Because it’s a grudge match—and also due to the outcome of the last grudge match, the Payne vs. Lovato fiasco last October—Brady says he expects a “good, clean fight.”

“I expect him to come at me hard but I’m up to the challenge,” he says. “This will not be a repeat of Payne vs. Lovato. There’ll be no DQ. There will be a clean outcome, with no questions asked who the better man is.”

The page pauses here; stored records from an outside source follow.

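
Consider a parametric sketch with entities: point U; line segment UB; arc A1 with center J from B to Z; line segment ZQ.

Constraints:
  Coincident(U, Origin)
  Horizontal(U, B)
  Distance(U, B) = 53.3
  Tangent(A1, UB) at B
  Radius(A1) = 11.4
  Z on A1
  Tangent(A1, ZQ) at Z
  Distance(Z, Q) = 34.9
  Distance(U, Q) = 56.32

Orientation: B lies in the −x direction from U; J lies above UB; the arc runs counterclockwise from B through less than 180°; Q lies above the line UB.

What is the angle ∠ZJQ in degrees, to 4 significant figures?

71.91°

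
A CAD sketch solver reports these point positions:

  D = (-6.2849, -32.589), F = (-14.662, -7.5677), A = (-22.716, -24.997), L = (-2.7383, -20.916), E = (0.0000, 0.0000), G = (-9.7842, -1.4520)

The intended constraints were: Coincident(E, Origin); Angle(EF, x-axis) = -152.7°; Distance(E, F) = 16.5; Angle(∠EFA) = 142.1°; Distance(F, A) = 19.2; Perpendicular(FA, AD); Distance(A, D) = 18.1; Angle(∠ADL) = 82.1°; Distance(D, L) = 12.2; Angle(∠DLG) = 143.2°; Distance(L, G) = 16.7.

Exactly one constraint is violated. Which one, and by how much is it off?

Distance(L, G) = 16.7 — off by 4.00.

E = (0.00, 0.00) ✓; EF at -152.7° ✓; |EF| = 16.50 ✓; ∠EFA = 142.1° ✓; |FA| = 19.20 ✓; ∠(FA, AD) = 90.00° ✓; |AD| = 18.10 ✓; ∠ADL = 82.10° ✓; |DL| = 12.20 ✓; ∠DLG = 143.2° ✓; |LG| = 20.70 ✗.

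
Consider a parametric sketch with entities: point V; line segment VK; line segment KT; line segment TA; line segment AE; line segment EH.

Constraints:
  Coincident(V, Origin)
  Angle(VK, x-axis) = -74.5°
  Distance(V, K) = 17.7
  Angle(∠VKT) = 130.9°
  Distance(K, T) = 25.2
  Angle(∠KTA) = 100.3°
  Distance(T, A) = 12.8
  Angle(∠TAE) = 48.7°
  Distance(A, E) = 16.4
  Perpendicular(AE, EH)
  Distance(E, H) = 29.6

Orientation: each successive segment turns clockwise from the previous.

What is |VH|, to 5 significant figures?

53.091

V is at the origin; VK runs at -74.5° with length 17.7, so K = (4.7301, -17.056). ∠VKT = 130.9° gives KT at -123.60° from the x-axis; with |KT| = 25.2, T = (-9.2153, -38.046). ∠KTA = 100.3° gives TA at 156.70° from the x-axis; with |TA| = 12.8, A = (-20.971, -32.983). ∠TAE = 48.7° gives AE at 25.400° from the x-axis; with |AE| = 16.4, E = (-6.1568, -25.948). AE ⟂ EH, so EH runs at -64.600°; with |EH| = 29.6, H = (6.5397, -52.687). Then |VH| = |H − V| = 53.091.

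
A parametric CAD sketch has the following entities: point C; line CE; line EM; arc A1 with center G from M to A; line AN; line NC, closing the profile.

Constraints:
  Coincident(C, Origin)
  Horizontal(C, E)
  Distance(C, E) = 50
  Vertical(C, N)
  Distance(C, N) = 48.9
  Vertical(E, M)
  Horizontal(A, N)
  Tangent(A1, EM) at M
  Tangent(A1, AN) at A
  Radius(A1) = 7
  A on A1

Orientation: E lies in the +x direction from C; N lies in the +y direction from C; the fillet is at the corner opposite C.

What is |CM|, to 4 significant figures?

65.24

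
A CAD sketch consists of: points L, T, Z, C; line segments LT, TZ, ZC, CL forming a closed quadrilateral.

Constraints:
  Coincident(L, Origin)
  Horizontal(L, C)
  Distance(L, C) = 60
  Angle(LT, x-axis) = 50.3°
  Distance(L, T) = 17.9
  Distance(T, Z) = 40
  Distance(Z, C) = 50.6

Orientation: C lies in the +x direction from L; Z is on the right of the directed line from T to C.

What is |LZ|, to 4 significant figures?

30.73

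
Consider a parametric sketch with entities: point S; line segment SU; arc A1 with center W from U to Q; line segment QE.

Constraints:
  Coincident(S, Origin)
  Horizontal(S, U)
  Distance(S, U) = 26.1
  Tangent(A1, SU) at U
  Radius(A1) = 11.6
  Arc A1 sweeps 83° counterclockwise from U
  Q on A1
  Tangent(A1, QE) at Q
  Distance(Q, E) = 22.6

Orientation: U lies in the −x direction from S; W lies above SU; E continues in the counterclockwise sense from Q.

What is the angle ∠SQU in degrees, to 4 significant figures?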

Brady has been training to box Reed at all times. The game plan hasn’t changed all that much against Ramirez:

“For Reed, I was planning to box a lot, and not go toe-to-toe. And to wear him down, round by round. With the Goose, I know there will be a time when I’ll have to go toe-to-toe with him. But, overall, he’s bigger and stronger so I’ll stick to boxing. I want to box, box, box . . . use different angles and keep him off-balance. Avoid going toe-to-toe.”

Despite the outcome—either an upset win for Ramirez resulting in Brady’s first loss; or the evening out of Ramirez’s 9-8 record back to .500 status—one thing remains certain, and that there remains the promise of one hell of a fight.